What I've Learnt: David Barker, Managing Director EMEA at Samba TV

Charlie Spargo's picture
by Charlie Spargo

David Barker is the European MD of Samba TV, the data and analytics company focused on a next-generation television experience.

Samba uses software embedded in smart TVs, augmented by set-top boxes and mapped to digital devices, to inform its media strategy. David is in charge of leading its rapid growth across the continent, having previously worked for a range of ambitious digital companies.

He was MD of Amobee, and before that Head of Advertising Partnerships at Nokia. He can trace his experience all the way back to one of London's first web agencies.

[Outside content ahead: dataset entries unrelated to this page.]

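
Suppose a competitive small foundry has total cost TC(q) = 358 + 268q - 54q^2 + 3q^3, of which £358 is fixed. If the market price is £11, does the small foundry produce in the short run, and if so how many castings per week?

Shut down

From TC, MC = TC'(q) = 268 - 108q + 9q^2 and AVC = VC/q = 268 - 54q + 3q^2.
AVC is minimized where dAVC/dq = -54 + 6q = 0, at q = 9; min AVC = 268 - 54·9 + 3·9^2 = £25.
With P < min AVC (£11 < £25), every unit sold adds to the loss.
Shutting down limits the loss to fixed cost, £358.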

We sat down with David to hear about his experiences.

Which single daily habit or practice could you not do without?

Snapchat! It may seem slightly off the wall for a divorced middle-aged man, but it’s the main medium of communication I use with my children - it’s good fun and you can’t go wrong with a wacky filter.

What’s been your luckiest break? 

When I was 21, I moved into a flat with Greg Grimmer, now CEO of Mediatel. The place itself left a lot to be desired, but my new flatmate gave me some of the best career advice I’ve ever had.

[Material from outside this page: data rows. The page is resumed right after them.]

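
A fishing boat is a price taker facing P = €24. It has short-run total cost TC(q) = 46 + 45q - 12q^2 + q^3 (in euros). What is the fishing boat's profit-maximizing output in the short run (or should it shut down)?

Produce at q = 7

Variable cost is VC = 45q - 12q^2 + q^3, so AVC = VC/q = 45 - 12q + q^2 and MC = dTC/dq = 45 - 24q + 3q^2.
AVC hits its minimum where MC = AVC, at q = 6, giving min AVC = 45 - 12·6 + 6^2 = €9.
Because €24 ≥ €9, revenue can cover variable cost; the firm operates.
P = MC gives 21 - 24q + 3q^2 = 0, with roots 1 and 7. Take the larger (rising MC): q* = 7.
Check: AVC at q = 7 is €10 ≤ P, so revenue covers variable cost.
Profit = P·q − TC = 24·7 − 116 = €52.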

Greg convinced me to get into advertising sales instead of media buying, with his main argument being that you get to go on a lot more lunches as a seller than a buyer!

Lunch perks aside, I’d say it’s one of the best decisions I ever made, and it set me up on the career path I’ve been following since. 

What’s your best failure?

In 1999, when I was working at Teletext Holidays, Lastminute.com approached me with the offer of a senior position within their sales and marketing team. I swiftly turned it down believing the company would soon fail and go bust.

A year later, Lastminute.com floated on the London Stock Exchange, and it has since become one of the travel industry’s most recognisable brands.

What is the best investment you’ve ever made, either financial or time?

When I was 28, I spent three years working as Sales and Marketing Director at Hyperlink, one of London’s first full-service web agencies. When we sold the company to Cable and Wireless for far too much money, I paid down my mortgage, bought a tour bus and went off travelling around Europe for a year with my wife and baby - an opportunity you can’t often take advantage of. 

How would you describe your work/life balance?


Which book would you recommend others to read and why?

‘Bridge Across My Sorrows’ by Christina Noble. 

What a resilient woman - despite unbelievable adversity she never gave up on her quest. 

What one piece of advice would you give your 21-year-old self?

I would say “keep doing what you’re doing, and don’t change a thing.”

I had a thoroughly enjoyable time at 21 and honestly, if I had the chance, I would do it all over again. 

Who or what has had the single biggest influence on your working life?

Tim Jenner - ex-Oracle and my CEO at Hyperlink. 

He taught me that, regardless of how cool your tech is, how compelling your marketing and even how smart your staff are - if you don’t retain existing customers and regularly win new ones you will inevitably fail as a business. At Samba TV I, therefore, spend at least some part of every day talking to both new and existing clients.

Tell us something about you that would surprise people.

I’m a remarkably good water skier. I have always been good at mono-skiing, and when I was younger I could even bare-foot waterski pretty well. 

What does success look like to you?

For me, there are three key criteria to achieving success: - one, working within a challenging environment; two, the opportunity to be financially stable; and three, finding a good work-life balance.